A patchwork of protesters are trying to topple Thailand's government. They include supporters of the main opposition Democrat Party, ultra-royalist heirs of the "Yellow Shirt" movement and individuals united by their hatred of exiled former Prime Minister Thaksin Shinawatra.

Here are sketches of some of the main forces threatening the government of Prime Minister Yingluck Shinawatra, Thaksin's younger sister, and also of the pro-Thaksin "Red Shirts".

1) The electoral base of the Democrat Party

The main group of protesters is led by Suthep Thaugsuban, a deputy prime minister when the Democrats were in power. He calls for Yingluck's departure and the creation of an unelected "People's Council".

Suthep resigned from his party before protests escalated.

The Democrats have traditionally drawn support from the Bangkok-based elite -- officials, judges, the military and elements close to the Royal Palace -- who see Thaksin and his "Red Shirt" supporters as a threat to the monarchy and their own place at the top of the hierarchy.

They have not won a national election in 20 years, but enjoy strong support in Bangkok and the southern heartlands.

Party leader Abhisit Vejjajiva, who was prime minister from 2008 to 2011, has shied away from centre stage as the protests have intensified.

2. The ultra-royalist heirs of the "Yellow Shirts"

The People's Alliance for Democracy (PAD) is a royalist movement better known as the "Yellow Shirts". Their mass protests precipitated a coup against Thaksin in 2006, and helped oust two pro-Thaksin governments in 2008.

But since then the PAD has lost much of its influence. Its leader, media tycoon Sondhi Limthongkul, has not called for demonstrations -- experts speculate that is perhaps because it would violate the terms of his bail for his role in the occupation of Bangkok's airports in 2008.

Despite this, the crowd includes many former "Yellow" supporters including groups of ultra-royalists. They deny formal affiliation with the PAD but are headed by former "Yellow Shirt" leaders or are close to them.

"Many of these protesters are recycled Yellow Shirts" said Paul Chambers, a researcher at the University of Chiang Mai. "They are arch-royalists."

These groups include the Student and People Network to Reform Thailand, which led the brief occupation of the army headquarters, and also the People's Army against the Thaksin Regime -- some of whom would like to see a return to absolute monarchy.

Behind these groups stands the Dharma Army, a Buddhist organisation which provides free food to the protesters -- as it once did for the Yellow Shirts.

3. Individuals united by their hatred of Thaksin

A number of other more marginal groups have coalesced into an anti-Thaksin coalition.

For example, hundreds of young students from vocational schools in Bangkok have formed a group called "Vocational Help the Nation". Some wear black shirts and are acting as security for the protests.

4. The "Red Shirts"

In the opposing camp, the "Red Shirts" mainly draw support from the disaffected rural masses and urbanites from the north and northeast of Thailand.
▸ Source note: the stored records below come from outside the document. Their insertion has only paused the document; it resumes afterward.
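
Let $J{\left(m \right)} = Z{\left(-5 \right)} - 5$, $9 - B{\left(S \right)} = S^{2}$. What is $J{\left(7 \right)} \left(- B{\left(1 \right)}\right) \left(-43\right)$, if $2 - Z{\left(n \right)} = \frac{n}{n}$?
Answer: $-1376$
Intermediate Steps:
$B{\left(S \right)} = 9 - S^{2}$
$Z{\left(n \right)} = 1$ ($Z{\left(n \right)} = 2 - \frac{n}{n} = 2 - 1 = 1$)
$J{\left(m \right)} = -4$ ($J{\left(m \right)} = 1 - 5 = -4$)
$J{\left(7 \right)} \left(- B{\left(1 \right)}\right) \left(-43\right) = - 4 \left(- (9 - 1^{2})\right) \left(-43\right) = - 4 \left(- (9 - 1)\right) \left(-43\right) = - 4 \left(\left(-1\right) 8\right) \left(-43\right) = \left(-4\right) \left(-8\right) \left(-43\right) = 32 \left(-43\right) = -1376$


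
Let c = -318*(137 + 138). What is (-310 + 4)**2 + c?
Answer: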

They showed their support for the government by camping for a week in a stadium in Bangkok.

But after peaking at some 70,000 people Saturday, their leaders appealed for protesters to go home to prevent further clashes with anti-government demonstrators after they suffered fatalities.

The Red Shirts, who do not challenge the monarchy, are Thaksin's main supporters.

They played a key role in the electoral victory in 2011 of the Puea Thai party, which brought Yingluck to power and allowed her to continue her brother's policies favouring the poorest -- which drew accusations of populism.

In 2010 some 100,000 Reds occupied the centre of Bangkok for two months to demand the resignation of Abhisit, before being dispersed by an army assault which killed 90 people and injured 1,900.